I looked vulnerable – I was a bit of a weed. And there was one chap who thought I was fair game. He gave me hell and I wasn’t very happy. The chap who was above me in the bunk was very quiet, he never said a word. He had a pug nose and a bruised face – it turns out he was a boxer. One evening the bully was having a go at me. I saw these two legs come over the side of the bunk, he dropped to the floor and went across to the bully. He pulled him from his bunk, pushed him up against the wall and put his fist up to his face: ‘Leave the kid alone or I’ll knock your fucking head off!’ Then dropped him. So I had a mate after that.
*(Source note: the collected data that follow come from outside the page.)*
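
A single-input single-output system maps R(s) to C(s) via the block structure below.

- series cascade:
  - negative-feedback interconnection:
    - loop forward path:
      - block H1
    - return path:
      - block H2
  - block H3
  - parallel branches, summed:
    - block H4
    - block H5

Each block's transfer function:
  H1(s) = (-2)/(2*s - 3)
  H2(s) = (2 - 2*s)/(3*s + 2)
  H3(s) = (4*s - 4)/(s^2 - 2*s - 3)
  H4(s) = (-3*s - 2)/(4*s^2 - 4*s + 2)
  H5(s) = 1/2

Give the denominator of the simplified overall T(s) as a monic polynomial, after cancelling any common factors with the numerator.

Step 1 - feedback reduction of H1, H2 = (-6*s - 4)/(6*s^2 - s - 10)
Step 2 - reduce the parallel group H4, H5 = (2*s^2 - 5*s - 1)/(4*s^2 - 4*s + 2)
Step 3 - combine [H1/(1+H1*H2)], H3, (H4+H5) in series = (-24*s^4 + 68*s^3 + 8*s^2 - 44*s - 8)/(12*s^6 - 38*s^5 - 20*s^4 + 85*s^3 - 12*s^2 - 37*s + 30)
The result of step 3 is T(s) in lowest terms. Its denominator has leading coefficient 12; dividing the denominator through by 12 makes it monic.

Hence the answer: s^6 - 19*s^5/6 - 5*s^4/3 + 85*s^3/12 - s^2 - 37*s/12 + 5/2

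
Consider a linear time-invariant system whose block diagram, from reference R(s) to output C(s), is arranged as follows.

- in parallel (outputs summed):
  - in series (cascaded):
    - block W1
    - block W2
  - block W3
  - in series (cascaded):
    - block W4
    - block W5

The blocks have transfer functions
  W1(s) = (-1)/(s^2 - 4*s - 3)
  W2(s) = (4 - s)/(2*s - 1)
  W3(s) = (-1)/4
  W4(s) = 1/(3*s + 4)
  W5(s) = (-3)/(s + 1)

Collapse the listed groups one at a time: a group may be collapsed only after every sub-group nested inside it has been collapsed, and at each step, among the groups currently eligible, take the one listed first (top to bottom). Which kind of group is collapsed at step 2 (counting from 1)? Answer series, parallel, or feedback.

[1] cascade W1, W2
[2] reduce the series chain W4, W5
[3] parallel reduction of (W1*W2), W3, (W4*W5)
So the answer for step 2 is series.

Hence the answer: series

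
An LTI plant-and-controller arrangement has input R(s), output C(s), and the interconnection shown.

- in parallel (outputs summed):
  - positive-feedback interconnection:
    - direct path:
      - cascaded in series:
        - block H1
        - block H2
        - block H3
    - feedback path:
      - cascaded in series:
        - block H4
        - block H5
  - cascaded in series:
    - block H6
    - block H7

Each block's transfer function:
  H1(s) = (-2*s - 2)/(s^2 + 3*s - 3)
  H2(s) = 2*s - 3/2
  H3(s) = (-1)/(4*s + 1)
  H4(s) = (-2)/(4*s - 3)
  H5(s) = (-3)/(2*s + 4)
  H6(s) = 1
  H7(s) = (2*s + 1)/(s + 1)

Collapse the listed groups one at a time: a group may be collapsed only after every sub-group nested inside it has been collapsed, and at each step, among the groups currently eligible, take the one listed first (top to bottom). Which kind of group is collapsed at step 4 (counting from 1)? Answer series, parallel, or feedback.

Step 1: combine H1, H2, H3 in series
Step 2: combine H4, H5 in series
Step 3: collapse the loop ((H1*H2*H3) forward, (H4*H5) return)
Step 4: reduce the series chain H6, H7
Step 5: reduce the parallel group [(H1*H2*H3)/(1-(H1*H2*H3)*(H4*H5))], (H6*H7)
At step 4 the group reduced is series.

Hence the answer: series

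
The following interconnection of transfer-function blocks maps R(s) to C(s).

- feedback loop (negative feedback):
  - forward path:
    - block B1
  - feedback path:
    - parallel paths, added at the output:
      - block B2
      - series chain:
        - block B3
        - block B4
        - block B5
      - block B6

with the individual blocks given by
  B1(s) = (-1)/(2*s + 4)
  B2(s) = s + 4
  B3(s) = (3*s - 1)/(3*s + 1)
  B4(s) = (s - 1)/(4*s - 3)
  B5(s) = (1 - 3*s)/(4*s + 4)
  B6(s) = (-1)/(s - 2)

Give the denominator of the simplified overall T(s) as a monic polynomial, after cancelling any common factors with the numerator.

Reducing step by step:

Step 1. multiply B3, B4, B5 (series): (-9*s^3 + 15*s^2 - 7*s + 1)/(48*s^3 + 28*s^2 - 32*s - 12)
Step 2. parallel reduction of B2, (B3*B4*B5), B6: (48*s^5 + 115*s^4 - 375*s^3 - 365*s^2 + 279*s + 106)/(48*s^4 - 68*s^3 - 88*s^2 + 52*s + 24)
Step 3. reduce the feedback loop with forward B1 and return (B2+(B3*B4*B5)+B6): (-48*s^4 + 68*s^3 + 88*s^2 - 52*s - 24)/(48*s^5 - 59*s^4 - 73*s^3 + 117*s^2 - 23*s - 10)
No further cancellation is possible in the step-3 result, so that is T(s). Its denominator becomes monic after dividing by the leading coefficient 48.

Answer: s^5 - 59*s^4/48 - 73*s^3/48 + 39*s^2/16 - 23*s/48 - 5/24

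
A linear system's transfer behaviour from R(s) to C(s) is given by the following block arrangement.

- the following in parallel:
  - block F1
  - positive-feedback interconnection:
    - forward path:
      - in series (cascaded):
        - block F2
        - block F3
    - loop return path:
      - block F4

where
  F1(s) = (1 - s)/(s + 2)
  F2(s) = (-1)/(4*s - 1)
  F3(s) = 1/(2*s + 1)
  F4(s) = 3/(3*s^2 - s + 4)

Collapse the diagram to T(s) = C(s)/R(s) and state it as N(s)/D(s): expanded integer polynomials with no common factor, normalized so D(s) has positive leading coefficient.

The answer is (-24*s^5 + 26*s^4 - 32*s^3 + 13*s^2 + 8*s - 9)/(24*s^5 + 46*s^4 + 23*s^3 + 63*s^2 + 17*s - 2).

Reasoning:
[1] series reduction of F2, F3: (-1)/(8*s^2 + 2*s - 1)
[2] close the feedback loop around (F2*F3), F4: (-3*s^2 + s - 4)/(24*s^4 - 2*s^3 + 27*s^2 + 9*s - 1)
[3] reduce the parallel group F1, [(F2*F3)/(1-(F2*F3)*F4)]; the result is T(s) itself (integer coefficients, no common factor, positive leading denominator coefficient)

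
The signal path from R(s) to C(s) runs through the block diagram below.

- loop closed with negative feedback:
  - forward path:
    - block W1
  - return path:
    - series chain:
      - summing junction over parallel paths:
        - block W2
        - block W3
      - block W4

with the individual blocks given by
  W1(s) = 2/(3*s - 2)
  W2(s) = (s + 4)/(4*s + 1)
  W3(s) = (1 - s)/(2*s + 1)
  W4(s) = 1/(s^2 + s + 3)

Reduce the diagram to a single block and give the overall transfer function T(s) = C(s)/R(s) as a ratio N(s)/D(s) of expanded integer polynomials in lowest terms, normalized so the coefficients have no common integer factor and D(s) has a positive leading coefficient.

First reduce the diagram to T(s).

Step 1. parallel reduction of W2, W3 -> (-2*s^2 + 12*s + 5)/(8*s^2 + 6*s + 1)
Step 2. series reduction of (W2+W3), W4 -> (-2*s^2 + 12*s + 5)/(8*s^4 + 14*s^3 + 31*s^2 + 19*s + 3)
Step 3. collapse the loop (W1 forward, ((W2+W3)*W4) return), which is the overall transfer function T(s) = C(s)/R(s) in lowest terms

Answer: (16*s^4 + 28*s^3 + 62*s^2 + 38*s + 6)/(24*s^5 + 26*s^4 + 65*s^3 - 9*s^2 - 5*s + 4)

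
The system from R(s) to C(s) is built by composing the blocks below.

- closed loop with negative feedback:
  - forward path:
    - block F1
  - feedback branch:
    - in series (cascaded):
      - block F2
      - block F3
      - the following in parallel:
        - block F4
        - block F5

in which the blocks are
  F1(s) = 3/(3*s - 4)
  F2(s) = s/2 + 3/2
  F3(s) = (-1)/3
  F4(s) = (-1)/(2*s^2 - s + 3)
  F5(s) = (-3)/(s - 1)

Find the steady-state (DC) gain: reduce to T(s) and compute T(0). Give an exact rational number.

Step 1: reduce the parallel group F4, F5 -> (-6*s^2 + 2*s - 8)/(2*s^3 - 3*s^2 + 4*s - 3)
Step 2: series reduction of F2, F3, (F4+F5) -> (3*s^3 + 8*s^2 + s + 12)/(6*s^3 - 9*s^2 + 12*s - 9)
Step 3: reduce the feedback loop with forward F1 and return (F2*F3*(F4+F5)) -> (6*s^3 - 9*s^2 + 12*s - 9)/(6*s^4 - 14*s^3 + 32*s^2 - 24*s + 24)
Evaluating the step-3 result (the overall T(s)) at s = 0 gives T(0) = -9/24 = -3/8.

Therefore the answer is -3/8.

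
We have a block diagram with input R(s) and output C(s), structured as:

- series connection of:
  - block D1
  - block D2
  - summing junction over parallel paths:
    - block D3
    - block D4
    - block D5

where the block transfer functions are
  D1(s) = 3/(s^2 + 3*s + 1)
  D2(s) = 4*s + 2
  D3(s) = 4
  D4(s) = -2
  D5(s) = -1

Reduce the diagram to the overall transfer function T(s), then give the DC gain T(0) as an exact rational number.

First reduce the diagram to T(s).

[1] parallel reduction of D3, D4, D5: 1
[2] multiply D1, D2, (D3+D4+D5) (series): (12*s + 6)/(s^2 + 3*s + 1)
DC gain: substitute s = 0 into T(s) from step 2: T(0) = 6/1 = 6.

Answer: 6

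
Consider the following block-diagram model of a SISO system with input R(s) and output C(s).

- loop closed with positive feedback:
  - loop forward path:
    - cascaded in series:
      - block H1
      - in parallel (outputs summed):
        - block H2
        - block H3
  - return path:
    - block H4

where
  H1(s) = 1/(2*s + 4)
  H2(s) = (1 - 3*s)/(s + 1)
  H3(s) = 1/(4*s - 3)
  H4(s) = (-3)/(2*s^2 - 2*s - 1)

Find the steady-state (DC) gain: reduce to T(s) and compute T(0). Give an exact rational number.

Answer: 1/3

Working:
1. parallel reduction of H2, H3; result (-12*s^2 + 14*s - 2)/(4*s^2 + s - 3)
2. multiply H1, (H2+H3) (series); result (-6*s^2 + 7*s - 1)/(4*s^3 + 9*s^2 - s - 6)
3. collapse the loop ((H1*(H2+H3)) forward, H4 return); result (-12*s^4 + 26*s^3 - 10*s^2 - 5*s + 1)/(8*s^5 + 10*s^4 - 24*s^3 - 37*s^2 + 34*s + 3)
DC gain: substitute s = 0 into T(s) from step 3: T(0) = 1/3.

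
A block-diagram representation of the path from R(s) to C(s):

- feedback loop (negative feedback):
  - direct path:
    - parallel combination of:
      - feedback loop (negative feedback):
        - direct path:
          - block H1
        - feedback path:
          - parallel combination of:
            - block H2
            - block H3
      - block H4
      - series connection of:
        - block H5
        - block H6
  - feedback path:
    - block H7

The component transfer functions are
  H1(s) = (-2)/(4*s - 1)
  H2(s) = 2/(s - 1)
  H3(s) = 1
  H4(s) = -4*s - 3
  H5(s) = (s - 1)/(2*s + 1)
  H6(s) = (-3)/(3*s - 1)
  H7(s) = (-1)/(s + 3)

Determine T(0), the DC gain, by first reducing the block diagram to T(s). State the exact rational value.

Answer: -24/11

Working:
1. reduce the parallel group H2, H3: (s + 1)/(s - 1)
2. collapse the loop (H1 forward, (H2+H3) return): (2 - 2*s)/(4*s^2 - 7*s - 1)
3. series reduction of H5, H6: (3 - 3*s)/(6*s^2 + s - 1)
4. parallel reduction of [H1/(1+H1*(H2+H3))], H4, (H5*H6): (-96*s^5 + 80*s^4 + 158*s^3 + 70*s^2 - 36*s - 8)/(24*s^4 - 38*s^3 - 17*s^2 + 6*s + 1)
5. apply the feedback formula to ([H1/(1+H1*(H2+H3))]+H4+(H5*H6)), H7: (-96*s^6 - 208*s^5 + 398*s^4 + 544*s^3 + 174*s^2 - 116*s - 24)/(120*s^5 - 46*s^4 - 289*s^3 - 115*s^2 + 55*s + 11)
The step-5 result is T(s). Setting s = 0: T(0) = -24/11.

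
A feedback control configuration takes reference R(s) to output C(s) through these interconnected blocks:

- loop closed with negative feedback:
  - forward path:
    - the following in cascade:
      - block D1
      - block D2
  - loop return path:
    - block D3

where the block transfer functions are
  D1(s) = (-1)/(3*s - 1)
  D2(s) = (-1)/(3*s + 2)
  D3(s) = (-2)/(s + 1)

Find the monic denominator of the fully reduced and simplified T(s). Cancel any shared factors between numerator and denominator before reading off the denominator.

Reducing step by step:

1. multiply D1, D2 (series) gives 1/(9*s^2 + 3*s - 2)
2. reduce the feedback loop with forward (D1*D2) and return D3 gives (s + 1)/(9*s^3 + 12*s^2 + s - 4)
That last expression is T(s), already simplified. Scaling its denominator by 1/9 (the reciprocal of the leading coefficient) yields the monic denominator.

Answer: s^3 + 4*s^2/3 + s/9 - 4/9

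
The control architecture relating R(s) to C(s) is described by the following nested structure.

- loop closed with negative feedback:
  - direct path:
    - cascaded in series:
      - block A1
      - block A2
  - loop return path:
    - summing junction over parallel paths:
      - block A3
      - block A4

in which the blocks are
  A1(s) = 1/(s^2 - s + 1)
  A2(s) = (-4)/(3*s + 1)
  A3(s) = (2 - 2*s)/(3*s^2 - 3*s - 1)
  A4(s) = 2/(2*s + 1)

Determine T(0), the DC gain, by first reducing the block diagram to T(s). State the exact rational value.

Answer: -4

Working:
Step 1: multiply A1, A2 (series) gives (-4)/(3*s^3 - 2*s^2 + 2*s + 1)
Step 2: sum the parallel branches A3, A4 gives (2*s^2 - 4*s)/(6*s^3 - 3*s^2 - 5*s - 1)
Step 3: feedback reduction of (A1*A2), (A3+A4) gives (-24*s^3 + 12*s^2 + 20*s + 4)/(18*s^6 - 21*s^5 + 3*s^4 + 7*s^3 - 19*s^2 + 9*s - 1)
The step-3 result is T(s). Setting s = 0: T(0) = 4/(-1) = -4.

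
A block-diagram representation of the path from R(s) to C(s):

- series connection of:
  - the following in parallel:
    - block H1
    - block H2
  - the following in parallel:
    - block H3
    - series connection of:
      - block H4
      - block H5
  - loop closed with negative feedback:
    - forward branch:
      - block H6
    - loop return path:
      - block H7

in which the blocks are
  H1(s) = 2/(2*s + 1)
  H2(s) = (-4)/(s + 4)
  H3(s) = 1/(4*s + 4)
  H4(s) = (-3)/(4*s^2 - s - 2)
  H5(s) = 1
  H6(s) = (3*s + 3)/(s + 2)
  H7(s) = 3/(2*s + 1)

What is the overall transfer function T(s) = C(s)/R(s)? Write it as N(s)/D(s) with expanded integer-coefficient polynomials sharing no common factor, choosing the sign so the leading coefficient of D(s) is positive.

Step 1: parallel reduction of H1, H2 -> (4 - 6*s)/(2*s^2 + 9*s + 4)
Step 2: series reduction of H4, H5 -> (-3)/(4*s^2 - s - 2)
Step 3: add H3, (H4*H5) (parallel) -> (4*s^2 - 13*s - 14)/(16*s^3 + 12*s^2 - 12*s - 8)
Step 4: close the feedback loop around H6, H7 -> (6*s^2 + 9*s + 3)/(2*s^2 + 14*s + 11)
Step 5: cascade (H1+H2), (H3+(H4*H5)), [H6/(1+H6*H7)]: this yields T(s), and no further normalization is needed

Final answer: (-36*s^3 + 141*s^2 + 48*s - 84)/(16*s^5 + 172*s^4 + 484*s^3 + 130*s^2 - 356*s - 176)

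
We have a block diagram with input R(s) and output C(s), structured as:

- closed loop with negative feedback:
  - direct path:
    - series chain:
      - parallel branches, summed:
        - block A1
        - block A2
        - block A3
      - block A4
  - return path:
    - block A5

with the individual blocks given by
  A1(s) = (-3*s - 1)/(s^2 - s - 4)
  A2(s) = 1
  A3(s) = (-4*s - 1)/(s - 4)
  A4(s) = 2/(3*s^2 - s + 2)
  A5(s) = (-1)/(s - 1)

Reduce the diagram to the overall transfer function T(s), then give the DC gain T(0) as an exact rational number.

Reducing step by step:

Step 1. reduce the parallel group A1, A2, A3 gives (-3*s^3 - 5*s^2 + 28*s + 24)/(s^3 - 5*s^2 + 16)
Step 2. cascade (A1+A2+A3), A4 gives (-6*s^3 - 10*s^2 + 56*s + 48)/(3*s^5 - 16*s^4 + 7*s^3 + 38*s^2 - 16*s + 32)
Step 3. apply the feedback formula to ((A1+A2+A3)*A4), A5 gives (-6*s^4 - 4*s^3 + 66*s^2 - 8*s - 48)/(3*s^6 - 19*s^5 + 23*s^4 + 37*s^3 - 44*s^2 - 8*s - 80)
DC gain: substitute s = 0 into T(s) from step 3: T(0) = -48/(-80) = 3/5.

Answer: 3/5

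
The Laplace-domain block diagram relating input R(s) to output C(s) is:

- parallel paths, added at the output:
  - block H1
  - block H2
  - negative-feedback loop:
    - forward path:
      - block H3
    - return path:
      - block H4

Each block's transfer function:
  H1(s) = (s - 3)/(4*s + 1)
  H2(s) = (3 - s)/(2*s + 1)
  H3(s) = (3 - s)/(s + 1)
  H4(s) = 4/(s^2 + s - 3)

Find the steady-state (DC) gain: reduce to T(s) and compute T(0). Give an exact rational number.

Reducing step by step:

1. apply the feedback formula to H3, H4; result (-s^3 + 2*s^2 + 6*s - 9)/(s^3 + 2*s^2 - 6*s + 9)
2. reduce the parallel group H1, H2, [H3/(1+H3*H4)]; result (-10*s^5 + 12*s^4 + 83*s^3 - 88*s^2 + 6*s - 9)/(8*s^5 + 22*s^4 - 35*s^3 + 38*s^2 + 48*s + 9)
Step 2 gives the overall T(s). Then T(0) = -9/9 = -1.

Answer: -1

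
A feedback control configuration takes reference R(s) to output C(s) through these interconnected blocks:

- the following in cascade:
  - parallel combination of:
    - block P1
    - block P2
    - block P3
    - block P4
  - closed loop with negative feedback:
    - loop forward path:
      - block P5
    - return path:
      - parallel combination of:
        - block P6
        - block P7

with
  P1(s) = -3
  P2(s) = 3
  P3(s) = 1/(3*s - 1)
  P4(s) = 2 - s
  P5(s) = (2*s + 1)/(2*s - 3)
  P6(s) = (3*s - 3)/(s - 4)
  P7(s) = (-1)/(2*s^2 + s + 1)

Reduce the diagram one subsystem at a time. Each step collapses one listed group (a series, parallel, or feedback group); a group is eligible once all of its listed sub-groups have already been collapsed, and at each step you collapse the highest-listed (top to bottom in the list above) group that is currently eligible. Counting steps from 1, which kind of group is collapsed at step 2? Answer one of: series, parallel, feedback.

1. add P1, P2, P3, P4 (parallel)
2. combine P6, P7 in parallel
3. collapse the loop (P5 forward, (P6+P7) return)
4. cascade (P1+P2+P3+P4), [P5/(1+P5*(P6+P7))]
Step 2: parallel.

Therefore the answer is parallel.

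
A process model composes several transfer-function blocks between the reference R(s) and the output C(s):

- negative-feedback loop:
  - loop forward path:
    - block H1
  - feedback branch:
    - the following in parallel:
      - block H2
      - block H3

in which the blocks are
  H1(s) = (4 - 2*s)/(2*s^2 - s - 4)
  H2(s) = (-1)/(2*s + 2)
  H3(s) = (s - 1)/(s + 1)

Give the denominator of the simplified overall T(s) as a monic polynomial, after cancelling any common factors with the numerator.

Reducing step by step:

[1] combine H2, H3 in parallel, giving (2*s - 3)/(2*s + 2)
[2] feedback reduction of H1, (H2+H3), giving (-2*s^2 + 2*s + 4)/(2*s^3 - s^2 + 2*s - 10)
Step 2 gives the fully reduced T(s), with no common factor left to cancel. The denominator's leading coefficient is 2, so divide each of its coefficients by 2 to get the monic form.

Answer: s^3 - s^2/2 + s - 5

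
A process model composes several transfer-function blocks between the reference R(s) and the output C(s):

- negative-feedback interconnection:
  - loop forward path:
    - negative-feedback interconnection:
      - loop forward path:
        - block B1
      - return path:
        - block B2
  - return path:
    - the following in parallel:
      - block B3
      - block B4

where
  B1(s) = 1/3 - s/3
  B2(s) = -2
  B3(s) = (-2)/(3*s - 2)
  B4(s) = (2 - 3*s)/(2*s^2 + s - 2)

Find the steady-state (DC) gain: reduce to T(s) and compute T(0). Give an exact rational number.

1. apply the feedback formula to B1, B2: (1 - s)/(2*s + 1)
2. combine B3, B4 in parallel: (-13*s^2 + 10*s)/(6*s^3 - s^2 - 8*s + 4)
3. feedback reduction of [B1/(1+B1*B2)], (B3+B4): (-6*s^4 + 7*s^3 + 7*s^2 - 12*s + 4)/(12*s^4 + 17*s^3 - 40*s^2 + 10*s + 4)
DC gain: substitute s = 0 into T(s) from step 3: T(0) = 4/4 = 1.

Final answer: 1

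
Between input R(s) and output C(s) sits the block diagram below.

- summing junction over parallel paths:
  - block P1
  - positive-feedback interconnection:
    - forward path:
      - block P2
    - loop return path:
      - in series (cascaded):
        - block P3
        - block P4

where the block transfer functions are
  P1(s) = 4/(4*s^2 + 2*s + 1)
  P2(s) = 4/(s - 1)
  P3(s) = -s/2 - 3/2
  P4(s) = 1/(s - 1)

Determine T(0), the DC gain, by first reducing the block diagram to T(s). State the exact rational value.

First reduce the diagram to T(s).

Step 1. reduce the series chain P3, P4: (-s - 3)/(2*s - 2)
Step 2. apply the feedback formula to P2, (P3*P4): (4*s - 4)/(s^2 + 7)
Step 3. combine P1, [P2/(1-P2*(P3*P4))] in parallel: (16*s^3 - 4*s^2 - 4*s + 24)/(4*s^4 + 2*s^3 + 29*s^2 + 14*s + 7)
Step 3 gives the overall T(s). Then T(0) = 24/7.

Answer: 24/7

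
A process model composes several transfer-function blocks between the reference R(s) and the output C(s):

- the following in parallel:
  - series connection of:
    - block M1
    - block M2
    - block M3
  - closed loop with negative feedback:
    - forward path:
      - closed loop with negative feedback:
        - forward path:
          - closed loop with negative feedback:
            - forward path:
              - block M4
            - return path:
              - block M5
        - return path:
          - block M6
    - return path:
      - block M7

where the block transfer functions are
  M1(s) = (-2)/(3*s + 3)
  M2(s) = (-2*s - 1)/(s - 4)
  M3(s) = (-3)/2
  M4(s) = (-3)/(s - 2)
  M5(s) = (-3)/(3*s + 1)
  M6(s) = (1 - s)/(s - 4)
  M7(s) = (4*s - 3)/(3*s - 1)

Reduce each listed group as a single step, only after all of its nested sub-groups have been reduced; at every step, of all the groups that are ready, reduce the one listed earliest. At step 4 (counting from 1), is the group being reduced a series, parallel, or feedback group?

Step 1 - multiply M1, M2, M3 (series)
Step 2 - reduce the feedback loop with forward M4 and return M5
Step 3 - apply the feedback formula to [M4/(1+M4*M5)], M6
Step 4 - close the feedback loop around [[M4/(1+M4*M5)]/(1+[M4/(1+M4*M5)]*M6)], M7
Step 5 - add (M1*M2*M3), [[[M4/(1+M4*M5)]/(1+[M4/(1+M4*M5)]*M6)]/(1+[[M4/(1+M4*M5)]/(1+[M4/(1+M4*M5)]*M6)]*M7)] (parallel)
Step 4 collapses a feedback group.

Therefore the answer is feedback.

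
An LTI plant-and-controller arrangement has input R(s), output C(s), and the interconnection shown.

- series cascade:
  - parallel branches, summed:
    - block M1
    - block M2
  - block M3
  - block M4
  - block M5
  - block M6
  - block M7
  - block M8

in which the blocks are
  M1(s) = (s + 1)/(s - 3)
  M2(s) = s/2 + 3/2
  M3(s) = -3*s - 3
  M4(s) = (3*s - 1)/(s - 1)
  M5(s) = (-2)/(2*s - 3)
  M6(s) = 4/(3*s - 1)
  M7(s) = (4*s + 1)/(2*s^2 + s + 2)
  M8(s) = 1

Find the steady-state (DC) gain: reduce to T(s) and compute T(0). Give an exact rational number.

Reducing step by step:

Step 1 - combine M1, M2 in parallel gives (s^2 + 2*s - 7)/(2*s - 6)
Step 2 - series reduction of (M1+M2), M3, M4, M5, M6, M7, M8 gives (48*s^4 + 156*s^3 - 204*s^2 - 396*s - 84)/(4*s^5 - 20*s^4 + 29*s^3 - 22*s^2 + 27*s - 18)
That last expression is T(s); at s = 0 only the constant terms survive, so T(0) = -84/(-18) = 14/3.

Answer: 14/3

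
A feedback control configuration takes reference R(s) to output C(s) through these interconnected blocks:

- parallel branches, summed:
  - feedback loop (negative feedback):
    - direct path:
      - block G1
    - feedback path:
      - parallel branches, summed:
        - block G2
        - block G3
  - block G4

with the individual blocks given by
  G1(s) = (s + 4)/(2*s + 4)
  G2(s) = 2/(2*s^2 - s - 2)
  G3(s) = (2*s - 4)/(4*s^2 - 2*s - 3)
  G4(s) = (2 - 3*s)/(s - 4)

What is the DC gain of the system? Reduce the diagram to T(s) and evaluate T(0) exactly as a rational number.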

Apart from learning the basics of soldiering, he also needed to learn that being a soldier was about more than marching and firing rifles. On one occasion he was slouching past the company office with two of his mates when he heard a booming voice: ‘You three, come here at the double!’ It was Regimental Sergeant Major (RSM) Tasker, a small but fierce man, with a tremendous reputation. ‘In my office now!’ The three recruits doubled into his office in the expectation of some punishment:

He lined us up and changed immediately from being a martinet to an avuncular old man: ‘Boys, you really disappoint me. You are soldiers now. I don’t to see you slouching about. When you get leave – if you get leave – and you go home, you’ll be marching down the street where you live. Children will run into their houses and shout “Mummy, there’s a soldier coming.” They’ll all come out to look at you.

Then the RSM reverted to type: ‘Get out of here! Don’t let me see you slouching like that again!’

Having overcome the bullying, Bill Edwardes proved the RSM right and became determined to remain an infantryman, rather than opting for one of the other arms of service. At the end of primary training he was called into the company office and told he had been selected for training as a signaller. He was swift to reply: ‘Oh no, sir, I want to go into the infantry.’ However, as he later realized: ‘What a bloody fool I was!’ Back in London on leave he confirmed that the ageing RSM had been right. He was proud to be in uniform and swaggered through the streets. The uniform meant he was no longer a child: at home he was no longer the baby of the family, even if his mother did cry to see her little boy dressed in his khaki. When he met up with his old mates some thought he was crazy to have volunteered when he could have been living in London and working in a factory. But Bill knew that he had grown up, whilst the others still seemed like children: ‘I walked up Holloway Road thinking I was Jack the Lad. I went and had my portrait taken, and being the lad I was improperly dressed with my collar open.’ Bill Edwardes was then transferred to the 1st Battalion of the Worcestershire Regiment, where he joined C Company. The following months were a whirl of activity as the troops underwent heavy training in preparation for the inevitable invasion of Europe. For sixteen-
year-old

Bill, the training was hard-going since he lacked the physical strength of the older men. In sessions where they alternated between marching and running, Bill struggled to keep up and was seen by his officers to be in difficulty. To remedy the situation, he was sent to a special training camp where under-strength recruits were put on a special diet and training regime to increase their strength and stamina. It worked: after two weeks Bill returned to the Worcesters and rejoined his company.